Saturday, May 17, 2008

Who Killed the Electric Streetcar?

In 1922, according to internal General Motors files, Alfred P. Sloan, Jr., the MIT-trained genius behind GM established a special unit within the corporation which was charged, among other things, with the task of replacing America’s electric railways with cars, trucks and buses.

A year earlier, in 1921, GM lost $65 million, leading Sloan to conclude that the auto market was saturated, that those who desired cars already owned them, and that the only way to increase GM’s sales and restore its profitability was by eliminating its principal rival: electric railways.

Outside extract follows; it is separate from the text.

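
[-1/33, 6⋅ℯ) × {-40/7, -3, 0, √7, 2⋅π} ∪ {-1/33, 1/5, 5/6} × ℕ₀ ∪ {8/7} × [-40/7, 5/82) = ({-1/33, 1/5, 5/6} × ℕ₀) ∪ ({8/7} × [-40/7, 5/82)) ∪ ([-1/33, 6⋅ℯ) × {-40/7, -3, 0, √7, 2⋅π})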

At the time, 90 percent of all trips were by rail, chiefly electric rail; only one in 10 Americans owned an automobile. There were 1,200 separate electric street and interurban railways, a thriving and profitable industry with 44,000 miles of track, 300,000 employees, 15 billion annual passengers, and $1 billion in income. Virtually every city and town in America of more than 2,500 people had its own electric rail system.

Together with Firestone Tire, Standard Oil of California and Phillips Petroleum, General Motors formed the National City Lines (NCL) holding company, which acquired most streetcar systems throughout the United States, dismantled them, and replaced them with buses in the mid 20th century.

Convicted of violating the Sherman Antitrust Act, GM was fined $5,000 and each executive was ordered to pay a nominal fine of $1 for a conspiracy to force the streetcar systems to buy GM buses instead of other buses (but not for dismantling the streetcar systems, which were also being dismantled by non-NCL owned systems).